PELATIHAN PENINGKATAN KAPASITAS PENGURUS LPMN SE-KABUPATEN PASAMAN BARAT

  • Des 10, 2019
  • Posting by Admin
  • Editor by Handoko

...

Pelatihan peningkatan kapasitas pengurus LPMN se-Kabupaten Pasaman Barat dibuka resmi oleh H. Yulianto, Bupati Pasaman Barat yang bertempat di Aula Gedung Pertemuan Nagari Lingkuang Aua. Dalam acara pelatihan LPMN H. Yulianto menyampaikan, Lembaga Kemasyarakatan Nagari merupakan wadah partisipasi masyarakat Nagari sebagai mitra pemerintah Nagari. Lembaga kemasyarakatan Nagari bertugas melakukan pemberdayaan masyarakat Nagari, ikut serta merencanakan dan melaksanakan pembangunan, serta meningkatkan pelayanan masyarakat Desa. Melihat peran strategis lembaga kemasyarakatan Nagari terutama lembaga pemberdayaan masyarakat Nagari (LPMN) dan sesuai amanat Pasal 13 ayat (3) dalam Permendagri Nomor 18 Tahun 2018 tentang lembaga kemasyarakat desa dan lembaga adat desa bahwa pemerintah kabupaten berkewajiban untuk melakukan pembinaan dan pengawasan terhadap pembentukan, pemberdayaan dan pendayagunaan LKD dan LAD sebagai mitra pemerintah desa diwilayahnya.
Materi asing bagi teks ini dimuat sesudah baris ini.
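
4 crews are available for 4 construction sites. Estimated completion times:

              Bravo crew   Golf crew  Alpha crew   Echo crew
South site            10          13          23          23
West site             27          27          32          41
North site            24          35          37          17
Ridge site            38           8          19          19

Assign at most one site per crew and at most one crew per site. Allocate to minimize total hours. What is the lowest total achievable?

Minimum total: 67 hours

Treat this as an assignment problem: match each crew to one site.
Optimal: Bravo crew→South site (10 hours), Golf crew→Ridge site (8 hours), Alpha crew→West site (32 hours), Echo crew→North site (17 hours) — total 10+8+32+17 = 67 hours.
Column-greedy (each site in turn goes to its cheapest remaining crew) gives 73 hours, worse by 6.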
Selanjutnya pelatihan LPMN dibuka oleh Irwandi Walis selaku Sekertaris DPD Asosiasi LPM Provinsi Sumatera Barat. Dalam kesempatan tersebut Irwandi Walis melihat kedudukan, kewenangan dan keuangan Nagari yang semakin kuat maka penyelengaraan pemerintah Nagari diharapkan lebih akuntabel yang didukung dengan sistem pengawasan dan keseimbangan antara pemerintah Nagari dan Lembaga Nagari. Didalam Pasal 94 Undang-Undang Nomor 6 Tahun 2014 tentang desa, desa atau Nagari juga diharapkan membentuk dan mendayagunakan Lembaga Kemasyarakatan Nagari yang ada untuk membantu pelaksanaan fungsi penyelengaraan pemerintah nagari, pelaksanaan pembangunan nagari, pembinaan kemasyarakatan nagari dan pemberdayaan masyarakat nagari.

...

Selanjutnya Kepala Dinas Pemberdayaan Masyarakat dan Nagari memaparkan pada tahun 2019 Dana Desa di Kabupaten Pasaman Barat adalah sebesar Rp. 47.238.491.000,-, sedangkan Alokasi Dana Nagari berjumlah Rp. 68.487.182.399,- ditambah bagi hasil pajak Nagari sebesar Rp. 3.694.670.176,- sehingga total dana dikelola oleh Nagari Tahun 2019 adalah sebesar Rp. 119.420.343.575,-. Dari kebijakan anggaran yang cukup besar baik berupa dana desa maupun alokasi dana nagari harapannya Lembaga Pemberdayaan Masyarakat Nagari ikut serta dalam perencanaan pembangunan, pelaksanaan pembangunan dan pengawasan pembangunan.